Original bug ID: BZ#3120 From: @timothyjward Reported version: R7

bjhargrave commented 5 years ago

Comment author: @timothyjward

The algorithm for converting a Map-like type is defined in section 707.4.2.6 (https://osgi.org/specification/osgi.cmpn/7.0.0/util.converter.html#util.converter-special.cases.map.entry)

The issue with this is that it is not clear exactly what to do when a null key and/or value is encountered.

Clearly null does not have a type, and therefore step 1 does not apply, but in step 2 this is not the case:

If one of the key or value type is assignable to the target type, then this is used. If both are assignable the key is used.

The "assignability" of null is unclear. Any object reference may be set to null, so in some senses a null key should "win" at this stage. On the other hand an implementation which uses targetClass.isInstance(key) will be told that null is not an instance that can be assigned. Furthermore it isn't possible to use targetClass.isAssignableFrom(...) because there is no source class for null.

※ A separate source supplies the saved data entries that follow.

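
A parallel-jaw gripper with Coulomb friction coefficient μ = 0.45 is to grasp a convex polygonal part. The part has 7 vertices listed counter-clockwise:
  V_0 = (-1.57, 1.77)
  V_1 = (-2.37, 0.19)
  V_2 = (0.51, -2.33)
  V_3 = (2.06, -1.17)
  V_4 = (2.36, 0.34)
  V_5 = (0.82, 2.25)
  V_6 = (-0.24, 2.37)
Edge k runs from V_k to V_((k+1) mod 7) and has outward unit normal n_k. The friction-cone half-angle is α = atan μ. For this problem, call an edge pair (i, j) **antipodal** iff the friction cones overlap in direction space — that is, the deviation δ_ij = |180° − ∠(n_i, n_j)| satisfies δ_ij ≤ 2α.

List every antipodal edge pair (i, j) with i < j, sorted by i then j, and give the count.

α = atan 0.45 = 24.23°;  2α = 48.46°
n_0 = (-0.8922, +0.4517)
n_1 = (-0.6585, -0.7526)
n_2 = (+0.5992, -0.8006)
n_3 = (+0.9808, -0.1949)
n_4 = (+0.7785, +0.6277)
n_5 = (+0.1125, +0.9937)
n_6 = (-0.4112, +0.9115)
  (0,1): δ = 104.33°  ·
  (0,2): δ = 26.33°  ✓
  (0,3): δ = 15.62°  ✓
  (0,4): δ = 65.73°  ·
  (0,5): δ = 110.40°  ·
  (0,6): δ = 141.14°  ·
  (1,2): δ = 102.00°  ·
  (1,3): δ = 60.05°  ·
  (1,4): δ = 9.94°  ✓
  (1,5): δ = 34.73°  ✓
  (1,6): δ = 65.47°  ·
  (2,3): δ = 138.05°  ·
  (2,4): δ = 87.93°  ·
  (2,5): δ = 43.27°  ✓
  (2,6): δ = 12.53°  ✓
  (3,4): δ = 129.88°  ·
  (3,5): δ = 85.22°  ·
  (3,6): δ = 54.48°  ·
  (4,5): δ = 135.34°  ·
  (4,6): δ = 104.60°  ·
  (5,6): δ = 149.26°  ·
antipodal pairs: 6

count = 6; pairs: (0,2), (0,3), (1,4), (1,5), (2,5), (2,6)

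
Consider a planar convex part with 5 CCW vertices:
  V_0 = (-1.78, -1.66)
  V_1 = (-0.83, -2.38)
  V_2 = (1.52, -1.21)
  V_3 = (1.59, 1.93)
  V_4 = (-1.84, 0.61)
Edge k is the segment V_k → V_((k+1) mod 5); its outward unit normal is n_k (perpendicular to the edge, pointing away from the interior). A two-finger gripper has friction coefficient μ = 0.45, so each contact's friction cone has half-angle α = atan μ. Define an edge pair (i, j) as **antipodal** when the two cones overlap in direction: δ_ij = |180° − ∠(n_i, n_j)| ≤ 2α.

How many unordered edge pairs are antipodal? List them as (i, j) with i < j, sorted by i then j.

count = 2; pairs: (1,3), (2,4)

α = atan 0.45 = 24.23°;  2α = 48.46°
n_0 = (-0.6040, -0.7970)
n_1 = (+0.4457, -0.8952)
n_2 = (+0.9998, -0.0223)
n_3 = (-0.3592, +0.9333)
n_4 = (-0.9997, -0.0264)
  (0,1): δ = 116.37°  ·
  (0,2): δ = 54.12°  ·
  (0,3): δ = 58.21°  ·
  (0,4): δ = 128.67°  ·
  (1,2): δ = 117.74°  ·
  (1,3): δ = 5.42°  ✓
  (1,4): δ = 65.05°  ·
  (2,3): δ = 67.67°  ·
  (2,4): δ = 2.79°  ✓
  (3,4): δ = 109.53°  ·
antipodal pairs: 2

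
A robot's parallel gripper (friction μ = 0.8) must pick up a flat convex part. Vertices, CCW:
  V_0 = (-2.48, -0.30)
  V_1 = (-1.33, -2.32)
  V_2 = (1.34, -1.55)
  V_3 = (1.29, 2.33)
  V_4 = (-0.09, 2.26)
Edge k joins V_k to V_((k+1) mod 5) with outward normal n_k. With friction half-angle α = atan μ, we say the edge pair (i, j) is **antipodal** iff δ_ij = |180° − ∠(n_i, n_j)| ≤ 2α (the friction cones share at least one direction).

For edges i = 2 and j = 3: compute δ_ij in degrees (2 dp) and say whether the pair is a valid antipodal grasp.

δ = 87.83°, invalid

α = atan 0.8 = 38.66°;  2α = 77.32°
edge 2: e_2 = (-0.05, +3.88);  n_2 = (+0.9999, +0.0129)
edge 3: e_3 = (-1.38, -0.07);  n_3 = (-0.0507, +0.9987)
∠(n_2, n_3) = 92.17°
δ = |180° − 92.17°| = 87.83°
87.83° > 2α = 77.32°  →  invalid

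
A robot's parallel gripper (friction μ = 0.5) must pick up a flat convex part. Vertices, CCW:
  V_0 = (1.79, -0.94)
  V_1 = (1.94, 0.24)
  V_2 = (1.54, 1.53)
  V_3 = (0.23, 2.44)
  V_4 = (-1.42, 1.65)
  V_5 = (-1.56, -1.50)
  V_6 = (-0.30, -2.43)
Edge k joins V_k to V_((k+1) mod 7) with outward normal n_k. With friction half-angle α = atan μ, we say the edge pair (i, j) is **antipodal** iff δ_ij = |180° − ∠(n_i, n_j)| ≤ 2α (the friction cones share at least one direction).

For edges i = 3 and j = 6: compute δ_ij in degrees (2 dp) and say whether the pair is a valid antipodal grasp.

α = atan 0.5 = 26.57°;  2α = 53.13°
edge 3: e_3 = (-1.65, -0.79);  n_3 = (-0.4318, +0.9019)
edge 6: e_6 = (+2.09, +1.49);  n_6 = (+0.5805, -0.8143)
∠(n_3, n_6) = 170.10°
δ = |180° − 170.10°| = 9.90°
9.90° ≤ 2α = 53.13°  →  valid

δ = 9.90°, valid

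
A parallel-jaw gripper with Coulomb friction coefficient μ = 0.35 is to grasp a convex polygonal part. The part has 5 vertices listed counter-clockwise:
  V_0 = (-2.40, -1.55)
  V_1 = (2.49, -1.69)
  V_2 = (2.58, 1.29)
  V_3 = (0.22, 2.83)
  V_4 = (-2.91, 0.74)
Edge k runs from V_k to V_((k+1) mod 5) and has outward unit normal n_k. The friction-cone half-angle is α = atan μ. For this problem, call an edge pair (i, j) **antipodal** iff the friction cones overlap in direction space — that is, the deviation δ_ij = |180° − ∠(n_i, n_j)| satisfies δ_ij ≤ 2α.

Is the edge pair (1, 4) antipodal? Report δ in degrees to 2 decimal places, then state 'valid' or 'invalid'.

δ = 14.29°, valid

α = atan 0.35 = 19.29°;  2α = 38.58°
edge 1: e_1 = (+0.09, +2.98);  n_1 = (+0.9995, -0.0302)
edge 4: e_4 = (+0.51, -2.29);  n_4 = (-0.9761, -0.2174)
∠(n_1, n_4) = 165.71°
δ = |180° − 165.71°| = 14.29°
14.29° ≤ 2α = 38.58°  →  valid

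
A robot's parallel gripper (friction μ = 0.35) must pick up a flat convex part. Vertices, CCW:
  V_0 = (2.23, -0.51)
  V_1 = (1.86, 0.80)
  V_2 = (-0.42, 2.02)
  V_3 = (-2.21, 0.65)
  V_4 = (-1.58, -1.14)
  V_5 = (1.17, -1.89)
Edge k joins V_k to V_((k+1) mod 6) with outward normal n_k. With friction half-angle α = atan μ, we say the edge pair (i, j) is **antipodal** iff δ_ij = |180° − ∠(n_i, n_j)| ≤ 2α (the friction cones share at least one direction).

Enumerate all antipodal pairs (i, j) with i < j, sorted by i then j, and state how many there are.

α = atan 0.35 = 19.29°;  2α = 38.58°
n_0 = (+0.9624, +0.2718)
n_1 = (+0.4718, +0.8817)
n_2 = (-0.6078, +0.7941)
n_3 = (-0.9433, -0.3320)
n_4 = (-0.2631, -0.9648)
n_5 = (+0.7931, -0.6092)
  (0,1): δ = 133.92°  ·
  (0,2): δ = 68.34°  ·
  (0,3): δ = 3.62°  ✓
  (0,4): δ = 58.97°  ·
  (0,5): δ = 126.70°  ·
  (1,2): δ = 114.42°  ·
  (1,3): δ = 42.46°  ·
  (1,4): δ = 12.90°  ✓
  (1,5): δ = 80.62°  ·
  (2,3): δ = 108.04°  ·
  (2,4): δ = 52.68°  ·
  (2,5): δ = 15.04°  ✓
  (3,4): δ = 124.64°  ·
  (3,5): δ = 56.92°  ·
  (4,5): δ = 112.27°  ·
antipodal pairs: 3

count = 3; pairs: (0,3), (1,4), (2,5)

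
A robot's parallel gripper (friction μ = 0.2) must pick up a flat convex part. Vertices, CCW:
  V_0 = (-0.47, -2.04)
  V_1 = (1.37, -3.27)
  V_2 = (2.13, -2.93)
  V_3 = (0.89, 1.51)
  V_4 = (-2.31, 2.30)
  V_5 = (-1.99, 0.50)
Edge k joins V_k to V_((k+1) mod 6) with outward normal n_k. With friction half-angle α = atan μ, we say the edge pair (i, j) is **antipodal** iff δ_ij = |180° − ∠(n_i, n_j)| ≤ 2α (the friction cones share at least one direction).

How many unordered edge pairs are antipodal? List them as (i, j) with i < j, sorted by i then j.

count = 3; pairs: (0,3), (2,4), (2,5)

α = atan 0.2 = 11.31°;  2α = 22.62°
n_0 = (-0.5557, -0.8314)
n_1 = (+0.4084, -0.9128)
n_2 = (+0.9631, +0.2690)
n_3 = (+0.2397, +0.9709)
n_4 = (-0.9846, -0.1750)
n_5 = (-0.8581, -0.5135)
  (0,1): δ = 122.14°  ·
  (0,2): δ = 40.63°  ·
  (0,3): δ = 19.89°  ✓
  (0,4): δ = 133.84°  ·
  (0,5): δ = 154.66°  ·
  (1,2): δ = 98.50°  ·
  (1,3): δ = 37.97°  ·
  (1,4): δ = 75.98°  ·
  (1,5): δ = 96.80°  ·
  (2,3): δ = 119.47°  ·
  (2,4): δ = 5.52°  ✓
  (2,5): δ = 15.29°  ✓
  (3,4): δ = 66.05°  ·
  (3,5): δ = 45.24°  ·
  (4,5): δ = 159.18°  ·
antipodal pairs: 3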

From practical experience with the converter (and discussions with others) I would strongly recommend an erratum indicating that null is not considered assignable in step 2. This prevents odd cases like the following:

Map<Integer, Short> map = Collections.singletonMap(null, 5); Number number = standardConverter.convert(map).to(Number.class);

// This will print null if null is considered assignable, or 5 otherwise System.out.println(number);

Note that it is now, and still will be, possible for Map -> List conversions to end up with a mixture of keys and values. From a slack discussion with David Bosschaert:

What if you have a map with 3 key-value pairs. (1,“hi”), (2,null), (3,“ho”) and you convert that to a list of String.

Answer: ["hi", "2", "ho"]

Because null is bad and will cause you pain sometimes!

It is possible to construct examples with non-null keys and values that also cause mixed lists/arrays. The main guarantee is that the list/array will have the same size as the map, and will fail if any conversion fails.

bjhargrave commented 5 years ago

Comment author: @bjhargrave

CPEG call: Assigned to David to investigate.